Het forfaitaire gedeelte van de eindejaarstoelage 2023 bedroeg 453,99 euro. Dat bedrag wordt vermenigvuldigd met de afgevlakte gezondheidsindex van oktober 2024 en gedeeld door de afgevlakte gezondheidsindex van oktober 2023:
=> 453,99 * (130.13/125,65) = 470,20 euro.
Dat bedrag wordt verhoogd met 898,74 euro.
=> 470,20 euro + 898,74 euro = 1.368,94 euro.
Het totale bedrag van het forfaitaire gedeelte van de eindejaarstoelage 2024 bedraagt dus 1.368,94 euro.
Het veranderlijke gedeelte is 3,6% van de jaarlijkse bruto bezoldiging op basis van het loon in oktober van het uitbetalingsjaar.
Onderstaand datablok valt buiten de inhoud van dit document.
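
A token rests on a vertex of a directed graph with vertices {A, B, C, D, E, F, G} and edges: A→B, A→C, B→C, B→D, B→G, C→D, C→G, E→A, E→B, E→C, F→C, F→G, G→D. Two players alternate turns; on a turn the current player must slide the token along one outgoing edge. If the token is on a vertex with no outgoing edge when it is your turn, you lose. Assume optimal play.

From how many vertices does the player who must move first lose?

3

Positions with no move are L. A position that does have a move is losing for the player to move precisely when every available move leads to a winning position for the opponent. Fill in the labels:
Every edge goes from a vertex to one that appears earlier in the order D, G, C, B, A, E, F, so processing vertices in that order labels each vertex after all of its successors.
D: no outgoing edge → L
G: W (go to D, an L position)
C: W (go to D, an L position)
B: W (go to D, an L position)
A: L (options B(W), C(W) are all W)
E: W (go to A, an L position)
F: L (options C(W), G(W) are all W)
The L vertices are A, D, F; that is 3 in all.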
Kilometervergoeding dienstverplaatsingen
Er zijn twee mogelijke berekeningswijzen: de 'oude' regeling volgens artkel 156 van het Rechtspositiebesluit van 07.12.2007 (en het overeenkomstige artikel in het Rechtspositiebesluit van 12.11.2010), en de 'nieuwe' regeling volgens artikel 39 van het Rechtspositiebesluit van 20.01.2023, die dezelfde is als bij de Vlaamse en de federale overheid, en ook in de private sector als richtlijn geldt. De federale overheidsdienst financiën vraagt om dezelfde berekeningswijze te nemen als de Vlaamse en federale overheid, maar aanvaardt dat besturen voorlopig nog de oude regeling toepassen.
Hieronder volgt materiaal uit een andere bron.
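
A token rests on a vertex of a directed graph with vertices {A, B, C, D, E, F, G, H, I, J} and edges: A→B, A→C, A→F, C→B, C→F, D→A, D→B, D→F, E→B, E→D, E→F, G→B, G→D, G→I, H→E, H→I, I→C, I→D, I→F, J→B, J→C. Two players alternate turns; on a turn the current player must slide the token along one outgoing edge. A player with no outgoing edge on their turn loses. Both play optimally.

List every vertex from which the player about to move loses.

Work bottom-up. With no move the player to move loses. Otherwise the position is W if at least one move leads to an L position for the opponent, and L if every move leads to a W.
Every edge goes from a vertex to one that appears earlier in the order B, F, C, A, D, J, I, E, G, H, so processing vertices in that order labels each vertex after all of its successors.
B: no outgoing edge → L
F: no outgoing edge → L
C: W (go to F, an L position)
A: W (go to F, an L position)
D: W (go to F, an L position)
J: W (go to B, an L position)
I: W (go to F, an L position)
E: W (go to F, an L position)
G: W (go to B, an L position)
H: L (options E(W), I(W) are all W)
The losing starting vertices are exactly the entries labelled L in this table (3 of them).

B, F, H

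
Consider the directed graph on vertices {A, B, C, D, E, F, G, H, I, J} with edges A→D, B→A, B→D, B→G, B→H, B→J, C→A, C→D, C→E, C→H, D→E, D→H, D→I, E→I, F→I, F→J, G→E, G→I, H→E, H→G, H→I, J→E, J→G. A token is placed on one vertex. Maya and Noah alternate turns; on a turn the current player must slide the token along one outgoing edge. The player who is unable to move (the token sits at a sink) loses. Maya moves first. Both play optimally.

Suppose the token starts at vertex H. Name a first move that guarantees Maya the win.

Move to I.

Build the W/L table. Terminal = L. A non-terminal position is W if it has a move to some L; otherwise it is L.
Every edge goes from a vertex to one that appears earlier in the order I, E, G, H, D, J, F, A, C, B, so processing vertices in that order labels each vertex after all of its successors.
I: no outgoing edge → L
E: W (go to I, an L position)
G: W (go to I, an L position)
H: W (go to I, an L position)
D: W (go to I, an L position)
J: L (options G(W), E(W) are all W)
F: W (go to J, an L position)
A: L (sole option D(W) is W)
C: W (go to A, an L position)
B: W (go to A, an L position)
From H, the L positions reachable in one move are: I.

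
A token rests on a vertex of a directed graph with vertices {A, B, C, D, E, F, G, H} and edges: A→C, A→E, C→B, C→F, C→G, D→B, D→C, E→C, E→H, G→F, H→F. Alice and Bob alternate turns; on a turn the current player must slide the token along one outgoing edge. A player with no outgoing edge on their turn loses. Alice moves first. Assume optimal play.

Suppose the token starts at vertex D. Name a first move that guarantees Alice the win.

Label each position W (a win for the player to move) or L (a loss). A position with no legal move is L; any other position is W exactly when some move reaches an L, and L when every move reaches a W.
Every edge goes from a vertex to one that appears earlier in the order B, F, G, C, H, E, A, D, so processing vertices in that order labels each vertex after all of its successors.
B: no outgoing edge → L
F: no outgoing edge → L
G: can move to F, which is L ⇒ W
C: can move to F, which is L ⇒ W
H: can move to F, which is L ⇒ W
E: moves to H(W), C(W); every one is W ⇒ L
A: can move to E, which is L ⇒ W
D: can move to B, which is L ⇒ W
From D, the L positions reachable in one move are: B.

Move to B.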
In de toelichting bij het besluit van 20 januari 2023 kan je de concrete bedragen van de 'oude' en de 'nieuwe regeling terugvinden.
1. De 'nieuwe' regeling
Besturen die in hun plaatselijke rechtspositieregeling voor de nieuwe regeling kozen, werken met een kwartaalindexering. Voor dienstverplaatsingen gemaakt tijdens de periode van 1 oktober 2024 t.e.m. 31 december 2024 bedraagt de kilometervergoeding:
- voor verplaatsingen met de eigen (elektrische) fiets/speed pedelec: maximaal 0,35 euro per kilometer
- voor verplaatsingen met de eigen wagen: 0,4293 euro per kilometer
Besturen die zelf de kwartaalindexering willen opvolgen en berekenen vinden de broninformatie in het Koninklijk besluit van 13 juli 2017 tot vaststelling van de toelagen en vergoedingen van de personeelsleden van het federaal openbaar ambt, zoals gewijzigd door het KB van 10 november 2022. De federale overheid maakt in een driemaandelijkse omzendbrief het geïndexeerde bedrag bekend. De meest recente omzendbrief is de Omzendbrief nr. 744. - Aanpassing van het bedrag van de kilometervergoeding - Periode van 1 oktober 2024 t.e.m. 31 december 2024.
2. De 'oude' regeling
Van 1 juli 2024 t.e.m. 30 juni 2025 gelden de volgende kilometervergoedingen bij dienstverplaatsingen:
- voor verplaatsingen met de eigen fiets: 0,2219 euro per kilometer
- voor verplaatsingen met de eigen wagen: 0,4415 euro per kilometer
Bron: KB van 18 januari 1965 en Omzendbrief nr. 742. - Aanpassing van het bedrag van de kilometervergoeding. - Periode van 1 juli 2024 t.e.m. 30 juni 2025.
Carpooling
Bij carpooling mag de kilometervergoeding voor de bestuurder verhoogd worden met 0,2175 euro per kilometer. De meereizende personeelsleden hebben geen recht op een kilometervergoeding.